Observe further that the design becomes “even more redundant,” as it were, in the (common?) special case in
which every entity of type E in fact has all of the n properties. Fig. 15.4 is a revised version of Fig. 15.3 that
illustrates this situation. Note in that figure that─speaking a trifle loosely─{SNO} is now a foreign key in each of
the relvars that references the sole key {SNO} in each of the others; equivalently, the projection on {SNO} of any
of the relvars is equal to the projection on {SNO} of any of the others.
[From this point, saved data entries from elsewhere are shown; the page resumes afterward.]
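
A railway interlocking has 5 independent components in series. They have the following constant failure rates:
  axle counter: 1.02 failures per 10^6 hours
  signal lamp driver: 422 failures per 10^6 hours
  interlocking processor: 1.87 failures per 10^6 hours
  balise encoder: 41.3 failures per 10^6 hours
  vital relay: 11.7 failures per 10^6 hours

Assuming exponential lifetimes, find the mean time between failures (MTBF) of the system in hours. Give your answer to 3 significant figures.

2090

Series of exponential components: λ_sys = Σ λ_i
λ_sys = 0.00000102 + 0.000422 + 0.00000187 + 0.0000413 + 0.0000117 = 4.7789e-04 /h
MTBF = 1 / λ_sys = 2090 h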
Well ... to be more precise about the matter,
there's actually an equality dependency interrelating every pair of the four relvars:
CONSTRAINT ...
IDENTICAL { S { SNO } , SN { SNO } , ST { SNO } , SC { SNO } } ;
Note: IDENTICAL is an operator proposed by Hugh Darwen and myself 12 as an addition to Tutorial D , with
semantics as follows: The expression
IDENTICAL { r1 , ... , rn }
returns TRUE if the relations r1 , ..., rn are all equal and FALSE otherwise (you can think of it as a kind of n- adic
“=” operator).
12 In Database Explorations: Essays on The Third Manifesto and Related Topics (Trafford, 2010) and elsewhere.